In the 7th-8th centuries, within the East Syriac church, a remarkable flourishing of literature on the inner life occurred. Written in Syriac, an Eastern form of Aramaic, this literature developed at the time of the rise of Islam, within a form of Christianity which was regarded as heretical by the Western and Eastern Orthodox churches. All of the authors who produced this literature led a solitary life, and were all influenced by John the Solitary, a 5th century Syriac writer who was profoundly marked by the thought of Paul of Tarsus. This paper examines the role of Pauline thought in the edited and unedited corpus of Isaac of Nineveh (7th century), the best-known of these authors. Some of Isaac’s essential ideas, such as the importance of the experience of one’s ‘weakness’ (2Cor 12:1-10) in relation to the ‘Power of God’ (i.e. the Holy Spirit) and his view of the relationship between ‘the law’ (that he interprets as ascetic observances) and Grace (Romans; Galatians), are deeply reminiscent of Paul’s reflections.
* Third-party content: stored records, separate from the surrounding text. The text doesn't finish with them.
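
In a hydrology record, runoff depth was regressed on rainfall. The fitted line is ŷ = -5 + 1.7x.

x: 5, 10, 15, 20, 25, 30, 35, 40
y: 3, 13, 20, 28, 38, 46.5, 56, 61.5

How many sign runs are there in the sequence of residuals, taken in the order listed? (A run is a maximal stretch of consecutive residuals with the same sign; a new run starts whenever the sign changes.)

x=5: ŷ = -5 + 1.7·5 = 3.5; e = 3 − 3.5 = -0.5
x=10: ŷ = -5 + 1.7·10 = 12; e = 13 − 12 = 1
x=15: ŷ = -5 + 1.7·15 = 20.5; e = 20 − 20.5 = -0.5
x=20: ŷ = -5 + 1.7·20 = 29; e = 28 − 29 = -1
x=25: ŷ = -5 + 1.7·25 = 37.5; e = 38 − 37.5 = 0.5
x=30: ŷ = -5 + 1.7·30 = 46; e = 46.5 − 46 = 0.5
x=35: ŷ = -5 + 1.7·35 = 54.5; e = 56 − 54.5 = 1.5
x=40: ŷ = -5 + 1.7·40 = 63; e = 61.5 − 63 = -1.5
Signs: − + − − + + + −
Runs: −×1, +×1, −×2, +×3, −×1 → 5

5 runs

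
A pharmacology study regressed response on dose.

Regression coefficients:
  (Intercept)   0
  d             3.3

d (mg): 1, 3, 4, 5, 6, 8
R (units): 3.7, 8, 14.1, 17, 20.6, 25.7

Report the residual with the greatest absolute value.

d=1: ŷ = 3.3·1 = 3.3; e = 3.7 − 3.3 = 0.4
d=3: ŷ = 3.3·3 = 9.9; e = 8 − 9.9 = -1.9
d=4: ŷ = 3.3·4 = 13.2; e = 14.1 − 13.2 = 0.9
d=5: ŷ = 3.3·5 = 16.5; e = 17 − 16.5 = 0.5
d=6: ŷ = 3.3·6 = 19.8; e = 20.6 − 19.8 = 0.8
d=8: ŷ = 3.3·8 = 26.4; e = 25.7 − 26.4 = -0.7
Largest |e| is 1.9 at d = 3, residual -1.9.

e = -1.9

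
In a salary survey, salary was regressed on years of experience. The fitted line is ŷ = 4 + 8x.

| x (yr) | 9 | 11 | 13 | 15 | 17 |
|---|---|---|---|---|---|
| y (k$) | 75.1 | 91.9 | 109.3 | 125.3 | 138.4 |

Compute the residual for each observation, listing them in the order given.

x=9: ŷ = 4 + 8·9 = 76; r = 75.1 − 76 = -0.9
x=11: ŷ = 4 + 8·11 = 92; r = 91.9 − 92 = -0.1
x=13: ŷ = 4 + 8·13 = 108; r = 109.3 − 108 = 1.3
x=15: ŷ = 4 + 8·15 = 124; r = 125.3 − 124 = 1.3
x=17: ŷ = 4 + 8·17 = 140; r = 138.4 − 140 = -1.6

-0.9, -0.1, 1.3, 1.3, -1.6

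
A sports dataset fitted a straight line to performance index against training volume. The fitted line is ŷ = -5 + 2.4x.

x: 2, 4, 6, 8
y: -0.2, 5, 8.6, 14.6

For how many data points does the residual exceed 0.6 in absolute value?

x=2: ŷ = -5 + 2.4·2 = -0.2; e = -0.2 − (-0.2) = 0
x=4: ŷ = -5 + 2.4·4 = 4.6; e = 5 − 4.6 = 0.4
x=6: ŷ = -5 + 2.4·6 = 9.4; e = 8.6 − 9.4 = -0.8
x=8: ŷ = -5 + 2.4·8 = 14.2; e = 14.6 − 14.2 = 0.4
|e| > 0.6: x=6 (|e|=0.8) → 1

1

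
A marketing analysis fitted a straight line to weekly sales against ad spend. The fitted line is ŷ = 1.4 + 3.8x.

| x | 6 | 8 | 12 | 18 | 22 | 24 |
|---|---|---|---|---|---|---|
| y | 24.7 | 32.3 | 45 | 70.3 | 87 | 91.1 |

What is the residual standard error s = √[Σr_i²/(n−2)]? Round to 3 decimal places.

s = 1.658

x=6: ŷ = 1.4 + 3.8·6 = 24.2; r = 24.7 − 24.2 = 0.5
x=8: ŷ = 1.4 + 3.8·8 = 31.8; r = 32.3 − 31.8 = 0.5
x=12: ŷ = 1.4 + 3.8·12 = 47; r = 45 − 47 = -2
x=18: ŷ = 1.4 + 3.8·18 = 69.8; r = 70.3 − 69.8 = 0.5
x=22: ŷ = 1.4 + 3.8·22 = 85; r = 87 − 85 = 2
x=24: ŷ = 1.4 + 3.8·24 = 92.6; r = 91.1 − 92.6 = -1.5
SSE = 0.25 + 0.25 + 4 + 0.25 + 4 + 2.25 = 11
s = √(11/4) = √2.75 ≈ 1.658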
Also, Isaac’s understanding of faith (Romans; Galatians), kenosis (Phil 2:7), and ‘becoming crucified’ (Gal 2:20) echoes that of Paul. The paper will also attempt to examine the reasons for Isaac’s choice of Paul, showing that this is rooted in the nature of Paul’s writings, which focus on the relationship between the individual and God and demonstrate an understanding of the inner life as a transformative process that makes possible its ascetic reworking.